Big news today in development land. The federal government just announced that it has removed sales tax (GST/HST) from new rental housing effective immediately. This is a significant step in the right direction, and something that we have spoken about many times before on the blog.
Here's how things used to work:
In the case of a newly constructed or substantially renovated multiple-unit residential complex or addition to a multiple-unit residential complex, the builder must generally self-assess GST/HST on the fair market value of the whole of the substantially completed multiple-unit residential complex or addition when possession of the first unit is given under a lease, licence or similar arrangement as a place of residence of an individual.
What this is saying is that if you build new rental housing, and even if you plan to continue owning it forever, you need to determine the fair market value of the property and then pay HST on that amount. In Ontario, the HST rate is 13%. However, the effective rate was a bit lower because of new rental rebates. Let's say it was somewhere around 11%.

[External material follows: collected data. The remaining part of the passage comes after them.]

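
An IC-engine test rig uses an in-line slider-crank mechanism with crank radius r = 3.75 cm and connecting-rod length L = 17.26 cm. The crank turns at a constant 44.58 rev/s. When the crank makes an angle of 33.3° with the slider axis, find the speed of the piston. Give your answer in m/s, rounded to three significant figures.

6.82

ω = 2π·44.6 = 280.1 rad/s
For an in-line slider-crank, x = r cosθ + √(L² − r² sin²θ), so v = −rω sinθ·[1 + r cosθ/√(L² − r² sin²θ)].
With r = 0.0375 m, L = 0.1726 m, θ = 33.3°: √(L² − r² sin²θ) = 0.17137 m.
v = −0.0375·280.1·0.54902·[1 + 0.0375·0.83581/0.17137] = -6.8216 m/s.
|v| = 6.8216 m/s.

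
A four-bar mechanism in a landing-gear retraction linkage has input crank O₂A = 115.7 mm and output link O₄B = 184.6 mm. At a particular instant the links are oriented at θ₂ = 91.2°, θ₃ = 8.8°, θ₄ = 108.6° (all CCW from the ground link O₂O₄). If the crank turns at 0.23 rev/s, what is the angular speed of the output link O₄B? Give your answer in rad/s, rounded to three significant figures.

ω₂ = 1.445 rad/s (from 0.23 rev/s).
Differentiating the loop-closure r₂e^{iθ₂}+r₃e^{iθ₃}=r₁+r₄e^{iθ₄} gives r₂ω₂e^{iθ₂}+r₃ω₃e^{iθ₃}=r₄ω₄e^{iθ₄}.
Eliminating the other unknown: ω₄ = r₂ω₂ sin(θ₂−θ₃) / [r₄ sin(θ₄−θ₃)].
Numerator sine = +0.99122; denominator sine = +0.98541.
Result = 0.1157·1.445·(+0.99122) / (0.1846·(+0.98541)) = +0.91109 rad/s; magnitude 0.91109 rad/s.

0.911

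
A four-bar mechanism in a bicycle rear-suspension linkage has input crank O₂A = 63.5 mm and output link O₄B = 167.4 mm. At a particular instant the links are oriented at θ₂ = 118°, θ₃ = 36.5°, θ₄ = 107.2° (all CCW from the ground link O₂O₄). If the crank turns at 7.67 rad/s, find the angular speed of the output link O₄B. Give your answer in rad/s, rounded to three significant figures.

ω₂ = 7.67 rad/s
Differentiating the loop-closure r₂e^{iθ₂}+r₃e^{iθ₃}=r₁+r₄e^{iθ₄} gives r₂ω₂e^{iθ₂}+r₃ω₃e^{iθ₃}=r₄ω₄e^{iθ₄}.
Eliminating the other unknown: ω₄ = r₂ω₂ sin(θ₂−θ₃) / [r₄ sin(θ₄−θ₃)].
Numerator sine = +0.98902; denominator sine = +0.94380.
Result = 0.0635·7.67·(+0.98902) / (0.1674·(+0.94380)) = +3.0489 rad/s; magnitude 3.0489 rad/s.

3.05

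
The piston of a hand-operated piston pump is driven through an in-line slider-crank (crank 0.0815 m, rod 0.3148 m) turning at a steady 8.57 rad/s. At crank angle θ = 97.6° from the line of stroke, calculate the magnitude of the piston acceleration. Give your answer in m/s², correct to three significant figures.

2.34

ω = 8.57 rad/s
x(θ) = r cosθ + √(L² − r² sin²θ); with ω constant, a = ω²·d²x/dθ².
d²x/dθ² = −r cosθ − r²(cos2θ)/√u − r⁴ sin²2θ/(4u^{3/2}),  u = L² − r² sin²θ = 0.092573 m².
Substituting r = 0.0815 m, L = 0.3148 m, θ = 97.6°: d²x/dθ² = +0.031819 m.
a = ω²·d²x/dθ² = (8.57)²·(+0.031819) = +2.337 m/s²;  |a| = 2.337 m/s².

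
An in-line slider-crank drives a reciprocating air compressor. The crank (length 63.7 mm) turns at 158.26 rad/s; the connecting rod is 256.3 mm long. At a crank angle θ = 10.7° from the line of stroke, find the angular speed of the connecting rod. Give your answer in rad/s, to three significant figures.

38.7

ω = 158.3 rad/s
The rod makes angle φ with the slider axis where L sinφ = r sinθ; differentiating, L cosφ·φ̇ = r ω cosθ.
L cosφ = √(L² − r² sin²θ) = 0.25603 m.
|ω_rod| = r ω |cosθ| / √(L² − r² sin²θ) = 0.0637·158.3·0.98261/0.25603 = 38.691 rad/s.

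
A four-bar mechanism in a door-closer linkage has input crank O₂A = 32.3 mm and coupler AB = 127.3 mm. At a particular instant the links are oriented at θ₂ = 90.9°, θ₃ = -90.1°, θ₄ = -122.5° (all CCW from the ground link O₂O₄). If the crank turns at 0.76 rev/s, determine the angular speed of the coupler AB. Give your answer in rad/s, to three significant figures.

1.24

ω₂ = 4.775 rad/s (from 0.76 rev/s).
Differentiating the loop-closure r₂e^{iθ₂}+r₃e^{iθ₃}=r₁+r₄e^{iθ₄} gives r₂ω₂e^{iθ₂}+r₃ω₃e^{iθ₃}=r₄ω₄e^{iθ₄}.
Eliminating the other unknown: ω₃ = r₂ω₂ sin(θ₄−θ₂) / [r₃ sin(θ₃−θ₄)].
Numerator sine = +0.55048; denominator sine = +0.53583.
Result = 0.0323·4.775·(+0.55048) / (0.1273·(+0.53583)) = +1.2448 rad/s; magnitude 1.2448 rad/s.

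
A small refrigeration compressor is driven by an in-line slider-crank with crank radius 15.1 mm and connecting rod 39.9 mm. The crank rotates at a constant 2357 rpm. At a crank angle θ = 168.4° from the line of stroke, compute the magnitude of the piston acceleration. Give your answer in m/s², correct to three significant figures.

578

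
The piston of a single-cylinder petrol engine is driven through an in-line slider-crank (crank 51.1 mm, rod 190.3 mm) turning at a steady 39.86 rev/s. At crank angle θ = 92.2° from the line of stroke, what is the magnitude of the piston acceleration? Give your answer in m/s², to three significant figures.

1010

ω = 2π·39.9 = 250.4 rad/s
x(θ) = r cosθ + √(L² − r² sin²θ); with ω constant, a = ω²·d²x/dθ².
d²x/dθ² = −r cosθ − r²(cos2θ)/√u − r⁴ sin²2θ/(4u^{3/2}),  u = L² − r² sin²θ = 0.0336067 m².
Substituting r = 0.0511 m, L = 0.1903 m, θ = 92.2°: d²x/dθ² = +0.016162 m.
a = ω²·d²x/dθ² = (250.4)²·(+0.016162) = +1013.7 m/s²;  |a| = 1013.7 m/s².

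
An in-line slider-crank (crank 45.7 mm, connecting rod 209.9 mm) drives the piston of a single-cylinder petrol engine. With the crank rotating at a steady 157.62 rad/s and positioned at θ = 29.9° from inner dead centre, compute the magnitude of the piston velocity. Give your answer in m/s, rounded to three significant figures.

ω = 157.6 rad/s
For an in-line slider-crank, x = r cosθ + √(L² − r² sin²θ), so v = −rω sinθ·[1 + r cosθ/√(L² − r² sin²θ)].
With r = 0.0457 m, L = 0.2099 m, θ = 29.9°: √(L² − r² sin²θ) = 0.20866 m.
v = −0.0457·157.6·0.49849·[1 + 0.0457·0.86690/0.20866] = -4.2725 m/s.
|v| = 4.2725 m/s.

4.27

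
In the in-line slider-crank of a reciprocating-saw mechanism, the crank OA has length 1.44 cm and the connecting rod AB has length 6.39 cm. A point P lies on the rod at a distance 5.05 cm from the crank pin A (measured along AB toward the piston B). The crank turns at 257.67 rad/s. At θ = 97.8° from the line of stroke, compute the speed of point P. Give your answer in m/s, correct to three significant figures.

3.59

ω = 257.7 rad/s.  Crank-pin speed |V_A| = rω = 3.7104 m/s, perpendicular to OA.
Rod angle: sinφ = −(r/L) sinθ ⇒ φ = -12.901°; ω_rod = −rω cosθ/√(L²−r²sin²θ) = +8.0846 rad/s.
V_P = V_A + ω_rod × AP, with AP = 0.0505 m along the rod.
Components: V_Px = −rω sinθ − a·ω_rod·sinφ = -3.585 m/s;  V_Py = rω cosθ + a·ω_rod·cosφ = -0.1056 m/s.
|V_P| = √(V_Px² + V_Py²) = 3.5865 m/s.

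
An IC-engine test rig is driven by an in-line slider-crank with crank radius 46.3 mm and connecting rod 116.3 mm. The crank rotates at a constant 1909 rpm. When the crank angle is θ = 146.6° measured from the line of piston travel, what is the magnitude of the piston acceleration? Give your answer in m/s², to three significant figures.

1220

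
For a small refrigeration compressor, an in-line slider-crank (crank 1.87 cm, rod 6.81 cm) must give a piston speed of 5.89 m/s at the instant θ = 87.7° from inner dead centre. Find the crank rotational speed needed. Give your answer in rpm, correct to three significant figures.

For an in-line slider-crank, |v_piston| = rω|sinθ|·[1 + r cosθ/√(L² − r² sin²θ)].
With r = 0.0187 m, L = 0.0681 m, θ = 87.7°: the bracketed kinematic factor |dx/dθ| = 0.018899 m.
ω = v/|dx/dθ| = 5.89/0.018899 = 311.66 rad/s.
N = 60ω/(2π) = 2976.1 rpm.

2980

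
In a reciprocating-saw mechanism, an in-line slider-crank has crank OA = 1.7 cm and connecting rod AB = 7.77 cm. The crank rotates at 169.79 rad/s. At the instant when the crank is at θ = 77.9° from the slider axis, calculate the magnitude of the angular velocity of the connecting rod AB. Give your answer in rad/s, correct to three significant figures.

ω = 169.8 rad/s
The rod makes angle φ with the slider axis where L sinφ = r sinθ; differentiating, L cosφ·φ̇ = r ω cosθ.
L cosφ = √(L² − r² sin²θ) = 0.075901 m.
|ω_rod| = r ω |cosθ| / √(L² − r² sin²θ) = 0.017·169.8·0.20962/0.075901 = 7.9715 rad/s.

7.97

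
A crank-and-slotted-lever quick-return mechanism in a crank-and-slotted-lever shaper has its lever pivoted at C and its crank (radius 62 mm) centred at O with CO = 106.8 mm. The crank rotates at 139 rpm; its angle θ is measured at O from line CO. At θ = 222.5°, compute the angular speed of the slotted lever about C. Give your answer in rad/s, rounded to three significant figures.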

Now that this no longer needs to be paid, a lot of rental projects that were flirting at the margin should suddenly make economic sense. Which is why I tweeted earlier today that every housing developer in Canada is right now dusting off their "what if we built rental" development pro forma. It didn't work yesterday, but maybe it does today!
Today is a good day for new rental housing supply in Canada.
Update: This announcement only relates to the federal portion of the HST. The feds are now calling on provinces to follow suit.